Bu nedenle makamlar, güfteler, besteler, bestekarlar, hanendelerin çoğalması bu dönemlere rastlar. Enderun, bir başka deyişle Saray Okulu, bu musikiye özel ilgi gösterir ve önemli kişilerin yetişmesine sebep olur. Yüzlerce eser bu dönemlerde verilir.
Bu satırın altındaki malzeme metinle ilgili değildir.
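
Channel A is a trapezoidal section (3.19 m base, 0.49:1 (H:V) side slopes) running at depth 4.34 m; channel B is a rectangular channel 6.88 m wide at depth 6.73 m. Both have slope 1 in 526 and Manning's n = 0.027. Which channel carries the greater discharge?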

Kaç-göç devrinde yaşanan olayların, bilinmeyen bir çok hastalıkların insanların yaşamlarını olumsuz etkilediği yıllarda, ortalama ömrün 50 yaş olarak görüldüğü tarihlerde, duygulu insanların hislerini kelimelere dökerek, besteler oluşturmalarında bestekarların, Hüzzam makamını sıklıkla kullandığını görmekteyiz.
Bu eserler içinde çok sevdiğim bestekarlar ve verdikleri çok değerli besteler bulunmaktadır. Bunlardan bir tanesi ‘’ Rehi Aşkınla edüp Kaddimi Kütah Gönül ‘’
İsmail Dede Efendi’nin bu eserini bir çok ses sanatcısından dinledim. Her sanatçının okuyuş tarzı değişik olduğundan, kalıp içinde değerlendirmek zor olmaktaydı. Bu makamın en tipik şarkısı ise Şayeste Hanımın güftesini yazmış olduğu ve Muzaffer İlkar beyin Curcuna usulünde Hüzzam makamında bestelediği şu güzel eserdir. Sizin de beğeneceğinizi düşünmekteyim:
Kalbime Koy Başını Doktor Nabzımı Bırak Gülen Gözüme Değil Ağlayan Gönlüme Bak Bir An Yaşa Ruhumda Gör Çaresi Ne Uzak Gülen Gözüme Değil Ağlayan Gönlüme Bak
Bu gün gazetelerde çok uzaktan okunmuş bir gazel gözüme çarptı. Başefendi bir Üniversitenin açılış konuşması sırasında : ‘’Başımız Eğikti Bu Hüznümüzden’’ diye Endonezya dönüşü beyanat vermiş.
Aslında hafızalarınızı yoklarsanız her 10 Kasım günü Atatürk’ü anmaktansa her nedense, Başefendi mühim bir seyahate gider, ya Endonezya’dadır, yahutta tanrının unuttuğu Myanmar’a resmi bir ziyarete gider. Daha sonra ülkeye dönünce başı eğik olur, Hüzzam misali, diye bir sözüm geldi söyledim Hem Nalına Hem Mıhına.